The bill also would require that consumers notify their manufacturer in writing that their car is a lemon, instead of just taking it into a dealer for repairs and starting the process of getting their money back there, she said.
It also would limit the amount of time a consumer can file a lemon lawsuit from four years after a claim is filed to just a year from the expiration of a vehicle’s warranty, she said.
“This would make it easier for unscrupulous auto manufacturers to get away with doing cheap ‘Band-Aid’ type repairs – instead of fixing the underlying problem – until the warranty expires,” leaving consumers on the hook for a massive bill, she said.

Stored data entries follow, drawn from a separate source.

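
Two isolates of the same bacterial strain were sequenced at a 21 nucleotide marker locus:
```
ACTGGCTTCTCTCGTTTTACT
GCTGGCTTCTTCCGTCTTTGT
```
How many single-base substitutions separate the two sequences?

The sequences differ at bases 1, 11, 12, 16, 19, 20 (1-based) — 6 in total.

6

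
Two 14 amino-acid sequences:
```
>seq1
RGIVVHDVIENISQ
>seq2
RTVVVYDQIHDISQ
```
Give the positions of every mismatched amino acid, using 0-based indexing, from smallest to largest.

1, 2, 5, 7, 9, 10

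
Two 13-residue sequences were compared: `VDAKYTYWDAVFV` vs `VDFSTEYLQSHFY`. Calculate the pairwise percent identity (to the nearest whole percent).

9 positions differ (3, 4, 5, 6, 8, 9, 10, 11, 13), so 4 of 13 match: 4/13 = 30.77%.

31%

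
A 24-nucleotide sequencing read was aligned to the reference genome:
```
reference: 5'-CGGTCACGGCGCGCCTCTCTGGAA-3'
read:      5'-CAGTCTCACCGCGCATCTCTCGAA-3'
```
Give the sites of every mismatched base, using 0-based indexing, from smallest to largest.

1, 5, 7, 8, 14, 20

Differences at site 1 (G→A), site 5 (A→T), site 7 (G→A), site 8 (G→C), site 14 (C→A), site 20 (G→C).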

The bill’s supporters include General Motors, Stellantis (formerly Chrysler) and Ford Motor Company, as well as RV manufacturers.
Combined, Ford and GM have given sitting lawmakers at least $1.5 million since 2015, according to the Digital Democracy database.
The Consumer Attorneys of California has given at least $2.2 million during the same period.
The bill “addresses urgent procedural problems with how lemon law cases are handled in the state of California, while keeping our lemon law the strongest in the nation,” Nancy Drabble, a lobbyist for Consumer Attorneys of California, told lawmakers last month.
She argued that the proposed revision would be an improvement for car buyers since it would shorten the window that auto companies must respond to a consumer complaint to just 30 days, and it would require car companies to fix a defective car or replace it within 30 days after that.
“I think you will see an increase in buybacks of vehicles within that 60-day period, which will not even have a lawsuit filed,” lobbyist Michael Belote told lawmakers, saying he represented GM.
‘Transparency suffers’ when lawmakers rush
In an interview Friday, Belote said his lobbying firm also represents other parties involved in the negotiations, and he was speaking to CalMatters on those groups’ behalf – and not GM’s.
Belote said he rejects “the premise that it watered down the lemon law.”
He said the law itself wouldn’t change. All the bill does, he said, is set clear rules for consumers and for auto companies that will reduce time-consuming court hearings, cut down on plaintiffs’ attorney fees and speed up the process of resolving disputes.
“There is a strong reason to believe that this will get consumers what they need more quickly,” he said, “And what they need … is a car to get to work and get their kids to school.”
But why the rush? Why not wait until January when lawmakers reconvene for the new two-year session — when they could fully vet and debate the bill?
One reason was proponents had threatened to take their case to voters. Belote and Shahan said that as part of a proposed ballot initiative, the groups threatened to put a 20% cap on the fees lawyers could collect from lemon law cases, creating a financial incentive for the attorneys’ groups to negotiate with the car makers.
Belote also disputed the suggestion that lawmakers didn’t know what they were voting on.
“There was an enormous lobbying campaign on both sides that hit, I believe, every member of the Legislature repeatedly in a very short time,” he said. “There was, you know, really a tsunami of information for legislators who had lots of questions that were answered.”
Regardless of whether lawmakers fully grasped the issue, any time complicated legislation such as AB 1755 gets rushed through at the last minute, it harms the Legislature’s credibility and makes it harder for voters to trust their elected leaders, said Gatto, the former lawmaker.
“Transparency suffers,” he said, “And all the different stakeholders that keep the Legislature honest, whether it’s the electorate or the media, it makes it a lot harder for us to do our jobs.”